Question

In the figure shown, for an angle of incidence 45° at the top surface, what is the minimum refractive index needed for total internal reflection at vertical surface?

• A. $\frac{\sqrt{2}+1}{2}$
• B. $\sqrt{\frac{3}{2}}$
• C. $\sqrt{\frac{1}{2}}$
• D. $\sqrt{2}+1$

Answer 1

The correct option is B $\sqrt{\frac{3}{2}}$

For the total internal reflection from the vertical surface, the angle of incidence on the vertical surface must be greater than critical angle $\left({\theta }_c\right)$.
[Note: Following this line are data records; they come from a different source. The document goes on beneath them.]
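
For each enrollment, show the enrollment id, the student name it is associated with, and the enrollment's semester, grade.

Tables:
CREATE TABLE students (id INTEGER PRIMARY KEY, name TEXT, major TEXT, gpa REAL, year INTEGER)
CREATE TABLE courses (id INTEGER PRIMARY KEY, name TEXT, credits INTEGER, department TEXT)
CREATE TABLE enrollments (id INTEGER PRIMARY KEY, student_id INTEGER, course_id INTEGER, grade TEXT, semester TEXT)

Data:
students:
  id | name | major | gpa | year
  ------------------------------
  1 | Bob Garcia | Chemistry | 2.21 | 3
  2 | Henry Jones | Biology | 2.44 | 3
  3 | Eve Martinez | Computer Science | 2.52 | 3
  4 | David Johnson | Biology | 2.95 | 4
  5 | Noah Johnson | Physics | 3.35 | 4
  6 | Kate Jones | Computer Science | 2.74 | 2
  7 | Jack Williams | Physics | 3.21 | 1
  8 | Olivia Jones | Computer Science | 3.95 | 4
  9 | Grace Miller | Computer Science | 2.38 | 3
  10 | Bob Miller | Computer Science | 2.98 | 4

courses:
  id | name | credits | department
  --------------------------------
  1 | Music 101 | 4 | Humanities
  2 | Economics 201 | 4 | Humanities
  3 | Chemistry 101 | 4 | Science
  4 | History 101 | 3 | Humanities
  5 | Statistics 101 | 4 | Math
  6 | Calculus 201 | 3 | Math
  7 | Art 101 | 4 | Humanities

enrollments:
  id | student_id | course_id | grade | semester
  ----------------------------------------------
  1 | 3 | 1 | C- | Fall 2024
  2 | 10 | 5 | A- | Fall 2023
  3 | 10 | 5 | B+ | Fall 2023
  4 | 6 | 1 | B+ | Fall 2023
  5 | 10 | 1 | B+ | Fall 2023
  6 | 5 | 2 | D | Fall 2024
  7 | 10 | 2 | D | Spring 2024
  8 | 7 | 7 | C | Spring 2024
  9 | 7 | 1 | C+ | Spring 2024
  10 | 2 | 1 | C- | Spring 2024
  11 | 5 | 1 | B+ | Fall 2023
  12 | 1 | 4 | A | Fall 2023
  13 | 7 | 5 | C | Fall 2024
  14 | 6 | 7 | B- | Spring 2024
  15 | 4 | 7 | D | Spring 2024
SELECT c.id, p.name AS student, c.semester, c.grade FROM enrollments c JOIN students p ON c.student_id = p.id

Execution result:
id | student | semester | grade
1 | Eve Martinez | Fall 2024 | C-
2 | Bob Miller | Fall 2023 | A-
3 | Bob Miller | Fall 2023 | B+
4 | Kate Jones | Fall 2023 | B+
5 | Bob Miller | Fall 2023 | B+
6 | Noah Johnson | Fall 2024 | D
7 | Bob Miller | Spring 2024 | D
8 | Jack Williams | Spring 2024 | C
9 | Jack Williams | Spring 2024 | C+
10 | Henry Jones | Spring 2024 | C-
11 | Noah Johnson | Fall 2023 | B+
12 | Bob Garcia | Fall 2023 | A
13 | Jack Williams | Fall 2024 | C
14 | Kate Jones | Spring 2024 | B-
15 | David Johnson | Spring 2024 | D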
∴ At surface MR, $sinc=\frac{1}{\mu }$ ....(i)
Also, at surface MN, $\frac{sin{45}^o}{sinr}=\mu$ $\mu =\frac{sin\left(i\right)}{sin\left(r\right)}$
$sinr=\frac{1}{\sqrt{2}\mu }$ ...(ii)
On $DPQ,r+{\theta }_c=$${\theta }_c={90}^{\circ }-r$ ...(iii)
$\sin ({90}^{\circ }-r)=\frac{1}{\mu }$
$\cos r=\frac{1}{\mu }$ ....(iv)
Now, $si{n}^{2}r+co{s}^{2}r=1$
$\frac{1}{{\left(\sqrt{2}\mu \right)}^2}+\frac{1}{{\mu }^2}=1$ [Using (ii) and (iv)]
${\mu }^2=\frac{3}{2}$
$\mu =\sqrt{\frac{3}{2}}$
Hence, the correct answer is option (b).